Wednesday, 5 May 2010

An Englishman in Santiago

I’m not normally one for gawping out of aeroplane windows, but the view of the Andes flying into Santiago de Chile was spectacular. As we approached our destination, I got my first glimpse of the famous pollution. The hazy smog drapes itself over the city like a dirty old blanket.

When I first arrived in Buenos Aires I felt scared and alone. I didn’t know anyone, couldn’t communicate and for a few days I had no confidence whatsoever. But it became my home. Whenever I went away, I knew I had somewhere to come back to. I don’t anymore. The next month is all about moving, and I’m a little unsure how I feel about losing that security.

Staying in the Paris Londres neighbourhood should help me feel at home. I check into my hotel and stride out into downtown Santiago, but I’m not my usual self. There’s just a hint of trepidation and an absence of swagger. I find myself inadvertently climbing Cerro Santa Lucia, a beautiful park on a steep hill, complete with winding paths and steps and entwined lovers on every available bench.


Cerro Santa Lucia



Down the other side I stop for a coffee and make a rather nasty discovery. I cannot understand a single fucking word anyone is saying, and they can’t understand me either. Fortunately for me, espresso and muffin are pretty much universal. But little turns of phrases, things I’m used to, they’re gone. With this shadow looming over me, I suddenly find my Spanish dropping a few notches. I forget words and start stuttering like Gareth G-G-G-G-Gates.

A few blocks and I’m in Plaza de Armas. Tables are laid out for chess, and a hundred or so guys are either playing or watching. Elsewhere a big circle is watching two blokes acting out a comedy, and rows of artists are painting away and displaying their work. It reminds me of Morocco - Meknes maybe. And Salta too - people are just hanging out and taking it easy.
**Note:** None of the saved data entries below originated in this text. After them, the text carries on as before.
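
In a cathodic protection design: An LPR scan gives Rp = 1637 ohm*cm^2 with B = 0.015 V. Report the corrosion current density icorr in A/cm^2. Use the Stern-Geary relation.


Apply the Stern-Geary relation: icorr = B / Rp
icorr = 0.015 / 1637 = 9.163×10^-6 A/cm^2

9.163×10^-6 A/cm^2


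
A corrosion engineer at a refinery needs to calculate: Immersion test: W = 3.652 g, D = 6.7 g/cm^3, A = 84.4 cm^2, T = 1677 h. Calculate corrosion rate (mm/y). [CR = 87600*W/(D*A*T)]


Apply the mm/y weight-loss relation: CR = 87600 * W / (D * A * T)
Numerator: 87600 * 3.652 = 319915.2
Denominator: 6.7 * 84.4 * 1677 = 948309.96
CR = 319915.2 / 948309.96 = 0.3374 mm/y

0.3374 mm/y


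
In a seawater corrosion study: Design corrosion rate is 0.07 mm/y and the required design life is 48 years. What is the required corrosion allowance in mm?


Corrosion allowance = CR × design life
CA = 0.07 * 48 = 3.36 mm

3.36 mm


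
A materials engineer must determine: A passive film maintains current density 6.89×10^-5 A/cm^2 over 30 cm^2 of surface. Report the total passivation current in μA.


I = i_pass * A, then convert A → μA (×10^6)
I = 6.89×10^-5 * 30 * 10^6 = 2067.0 μA

2067.0 μA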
It’s exactly the kind of place Buenos Aires needs but doesn’t have.


Plaza de Armas



I head home, regroup and start thinking about dinner. But since I left my Spanish on the wrong side of the Andes, I no longer feel confident getting in a taxi. And taking the subway becomes suddenly more daunting too, especially since I don’t have a clue where I’m going. So I opt to stay local. Which is a big mistake.

I’m right in the middle of town, which shuts down at night. I walk in circles for blocks and
blocks looking for somewhere to eat before hunger forces my hand. I plump for some Italian place that looks like a Travelodge from the outside and a Harvester from the inside.

The food is indescribably bad. I order two large gin and tonics to let my sorrows swim around in, and sit staring out of the window castigating myself. What a loser. Dining alone in the shittiest restaurant in the southern hemisphere because I was too frightened, lazy or stupid to jump in a cab and go somewhere else. Thank God I have another ten months in which to pull myself together.